We note your response to comment eight where you commit to reclassify the S/274.4 million gain on the sale of GMD to “Profit or loss from discontinued operations” in accordance with IFRS 5.33(a). Please tell us the type of change to your financial statement this represents and provide us with your analysis under IAS 8, specifically addressing, without limitation, paragraphs 5, 41, 42 and 49.

 

Response No. 2.

The Company acknowledges the Staff’s comment and confirms that the net gain on the sale of GMD of S/218.3 million was presented under the “Gain from the sale of investments” line item in its consolidated financial statements for the 2017 fiscal year, and that such amount should be reclassified to appear under the line item “Profit from discontinued operations.”

The Company respectfully submits that the presentation of such amount under “Gain from the sale of investments” did not impact the Company’s consolidated statement of cash flows or the Company’s consolidated statement of financial position, nor did it impact the “net income” line item on the Company’s consolidated statement of income. Further, the Company notes that in Note 37 of the Company’s 2017 financial statements, the Company indicated that the sale of GMD would not have a recurring effect on the Company’s results, and throughout the 2017 20-F (including the financial statements included therein), the Company described the sale of GMD. Therefore, the Company believes that the presentation of the net gain on the sale of GMD, taken together with other information in the Company’s 2017 20-F, would not reasonably be expected to influence the economic decisions that investors make based on the financial statements. As a result, the Company believes that paragraphs 41, 42 and 49 of IAS 8, which refer specifically to material and intentional errors, do not apply.

In its annual report on Form 20-F for the 2018 fiscal year (the “2018 20-F”), the Company will reclassify the S/218.3 million gain on the sale of GMD as “Profit or loss from discontinued operations” in the 2017 comparative financial information included in its 2018 consolidated

 


Mr. Dale Welcome and Ms. Jeanne Baker

U.S. Securities and Exchange Commission

April 10, 2019

Page 5

 

financial statements. In addition, the Company will disclose in its financial statements for the 2018 fiscal year the nature of the reclassification, the amount of the correction for each line item affected, and the amount of the correction at the beginning of the earliest prior period presented.

Furthermore, the Company respectfully notes that it will also be reclassifying its financial information for the 2014, 2015, 2016 and 2017 fiscal years included in the 2018 20-F to present certain other operations that became discontinued operations in 2018 as discontinued operations for prior periods.
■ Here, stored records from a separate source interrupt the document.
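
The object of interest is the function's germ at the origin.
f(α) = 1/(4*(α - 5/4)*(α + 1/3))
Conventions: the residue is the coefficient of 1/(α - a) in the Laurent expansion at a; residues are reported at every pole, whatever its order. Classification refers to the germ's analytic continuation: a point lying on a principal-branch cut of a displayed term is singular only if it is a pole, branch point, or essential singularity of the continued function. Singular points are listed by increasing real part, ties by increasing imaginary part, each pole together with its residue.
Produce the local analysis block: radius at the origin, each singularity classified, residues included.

Radius of convergence at 0: 1/3.
At -1/3: a pole of order 1; residue -3/19.
At 5/4: a pole of order 1; residue 3/19.

Denominator factor (α + 1/3): pole of order 1 at -1/3, modulus 1/3.
Denominator factor (α - 5/4): pole of order 1 at 5/4, modulus 5/4.
The radius of convergence is the smallest modulus among the singular points: 1/3.
At the order-1 pole -1/3 set g(α) = (α - (-1/3))*f(α) = 1/(4*(α - 5/4)).
Simple pole: residue = g(a) at a = -1/3, which is -3/19.
At the order-1 pole 5/4 set g(α) = (α - (5/4))*f(α) = 1/(4*(α + 1/3)).
Simple pole: residue = g(a) at a = 5/4, which is 3/19.
List the singular points by increasing real part (a conjugate pair: the negative imaginary part first).


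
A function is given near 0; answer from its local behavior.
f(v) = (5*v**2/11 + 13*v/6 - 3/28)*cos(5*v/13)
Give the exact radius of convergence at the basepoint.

The radius of convergence is infinite.

The factor cos(5*v/13) is entire and contributes no finite singular point.
The polynomial part has no poles.
No finite singular points: the Taylor series at 0 converges everywhere.


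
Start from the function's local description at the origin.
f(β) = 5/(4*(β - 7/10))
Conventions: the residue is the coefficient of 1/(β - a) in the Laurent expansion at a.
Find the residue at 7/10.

At the order-1 pole 7/10 set g(β) = (β - (7/10))*f(β) = 5/4.
Simple pole: residue = g(a) at a = 7/10, which is 5/4.

The residue is 5/4.


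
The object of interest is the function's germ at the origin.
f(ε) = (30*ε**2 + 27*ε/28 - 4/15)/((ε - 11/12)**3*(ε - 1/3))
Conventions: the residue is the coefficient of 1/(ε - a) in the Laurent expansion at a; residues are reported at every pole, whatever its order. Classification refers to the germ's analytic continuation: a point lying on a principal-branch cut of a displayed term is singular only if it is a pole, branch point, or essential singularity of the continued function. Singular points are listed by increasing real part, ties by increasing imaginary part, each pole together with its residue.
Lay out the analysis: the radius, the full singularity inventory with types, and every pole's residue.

Denominator factor (ε - 11/12)^3: pole of order 3 at 11/12, modulus 11/12.
Denominator factor (ε - 1/3): pole of order 1 at 1/3, modulus 1/3.
The radius of convergence is the smallest modulus among the singular points: 1/3.
At the order-1 pole 1/3 set g(ε) = (ε - (1/3))*f(ε) = (30*ε**2 + 27*ε/28 - 4/15)/(ε - 11/12)**3.
Simple pole: residue = g(a) at a = 1/3, which is -204912/12005.
At the order-3 pole 11/12 set g(ε) = (ε - (11/12))^3*f(ε) = (30*ε**2 + 27*ε/28 - 4/15)/(ε - 1/3).
Order-3 pole: residue = g''(a)/2; g''(11/12) = 409824/12005, so the residue is 204912/12005.
List the singular points by increasing real part (a conjugate pair: the negative imaginary part first).

Radius of convergence at 0: 1/3.
At 1/3: a pole of order 1; residue -204912/12005.
At 11/12: a pole of order 3; residue 204912/12005.


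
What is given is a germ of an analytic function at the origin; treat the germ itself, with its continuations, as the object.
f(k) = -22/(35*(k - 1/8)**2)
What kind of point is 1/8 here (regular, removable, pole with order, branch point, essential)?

The point is a pole of order 2.

The denominator factor k - 1/8 vanishes at 1/8 and appears to the power 2; the numerator there equals -22/35, nonzero, and no other factor vanishes.
Hence a pole whose order is the multiplicity, 2.


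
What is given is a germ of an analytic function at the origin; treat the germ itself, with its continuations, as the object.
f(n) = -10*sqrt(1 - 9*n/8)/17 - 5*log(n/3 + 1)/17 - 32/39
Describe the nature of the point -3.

The term (-5/17)*log(1 - n/(-3)) has argument 1 - -3/(-3) = 0 at -3: a logarithmic (infinitely-sheeted) branch point; the remaining terms are analytic or single-valued there.

The point is a logarithmic branch point.


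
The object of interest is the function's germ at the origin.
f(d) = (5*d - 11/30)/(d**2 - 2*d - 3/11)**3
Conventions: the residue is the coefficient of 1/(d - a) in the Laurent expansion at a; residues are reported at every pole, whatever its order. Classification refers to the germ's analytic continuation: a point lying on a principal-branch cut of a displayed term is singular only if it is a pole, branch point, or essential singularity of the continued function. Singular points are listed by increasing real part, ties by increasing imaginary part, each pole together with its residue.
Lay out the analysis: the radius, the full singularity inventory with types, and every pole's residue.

Radius of convergence at 0: -1 + (1/11)*sqrt(154).
At 1 - (1/11)*sqrt(154): a pole of order 3; residue -(16819/439040)*sqrt(154).
At 1 + (1/11)*sqrt(154): a pole of order 3; residue (16819/439040)*sqrt(154).

Denominator factor (d**2 - 2*d - 3/11)^3: discriminant 56/11, real irrational roots 1 + (1/11)*sqrt(154) and 1 - (1/11)*sqrt(154); poles of order 3, moduli 1 + (1/11)*sqrt(154) and -1 + (1/11)*sqrt(154).
The radius of convergence is the smallest modulus among the singular points: -1 + (1/11)*sqrt(154).
The factor d**2 - 2*d - 3/11 splits as (d - a)(d - a') with a = 1 - (1/11)*sqrt(154), a' = 1 + (1/11)*sqrt(154). At the order-3 pole a set g(d) = (d - a)^3*f(d) = [5*d - 11/30] / (d - a')^3.
Order-3 pole: residue = g''(a)/2; g''(1 - (1/11)*sqrt(154)) = -(16819/219520)*sqrt(154), so the residue is -(16819/439040)*sqrt(154).
The factor d**2 - 2*d - 3/11 splits as (d - a)(d - a') with a = 1 + (1/11)*sqrt(154), a' = 1 - (1/11)*sqrt(154). At the order-3 pole a set g(d) = (d - a)^3*f(d) = [5*d - 11/30] / (d - a')^3.
Order-3 pole: residue = g''(a)/2; g''(1 + (1/11)*sqrt(154)) = (16819/219520)*sqrt(154), so the residue is (16819/439040)*sqrt(154).
List the singular points by increasing real part (a conjugate pair: the negative imaginary part first).


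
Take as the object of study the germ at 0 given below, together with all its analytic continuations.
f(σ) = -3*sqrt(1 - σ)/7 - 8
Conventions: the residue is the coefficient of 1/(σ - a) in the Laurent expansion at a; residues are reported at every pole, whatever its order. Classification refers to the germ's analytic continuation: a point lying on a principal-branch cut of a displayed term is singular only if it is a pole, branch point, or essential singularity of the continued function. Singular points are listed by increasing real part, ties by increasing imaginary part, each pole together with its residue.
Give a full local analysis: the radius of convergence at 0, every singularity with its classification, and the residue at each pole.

Branch term (-3/7)*sqrt(1 - σ/(1)): its argument vanishes at σ = 1, a square-root branch point, modulus 1.
The radius of convergence is the smallest modulus among the singular points: 1.

Radius of convergence at 0: 1.
At 1: an algebraic (square-root) branch point.


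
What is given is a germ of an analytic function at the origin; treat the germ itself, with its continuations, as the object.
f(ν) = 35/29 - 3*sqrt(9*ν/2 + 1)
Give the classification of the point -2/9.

The term (-3)*sqrt(1 - ν/(-2/9)) has argument 1 - -2/9/(-2/9) = 0 at -2/9: a square-root (algebraic, two-sheeted) branch point; the remaining terms are analytic or single-valued there.

The point is an algebraic (square-root) branch point.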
The Company acknowledges that:

 

   

the Company is responsible for the adequacy and accuracy of the disclosure in its filings with the SEC;

 

   

Staff comments or changes to disclosure in response to Staff comments do not foreclose the SEC from taking any action with respect to filings with the SEC; and

 

   

the Company may not assert Staff comments as a defense in any proceeding initiated by the SEC or any person under the federal securities laws of the United States.

* * * * *

 


Mr. Dale Welcome and Ms. Jeanne Baker

U.S. Securities and Exchange Commission

April 10, 2019

Page 6

 

If you have any questions or require any additional information with respect to the above, please do not hesitate to reach me by telephone at 212-455-2579.

 

Very truly yours,

/S/ Juan Francisco Méndez

Juan Francisco Méndez

 

cc:

Mónica Miloslavich Hart, Chief Financial Officer

Daniel Urbina Pérez, Chief Legal Officer

Carlos Acosta Sr., Moore Stephens SCAI S.A.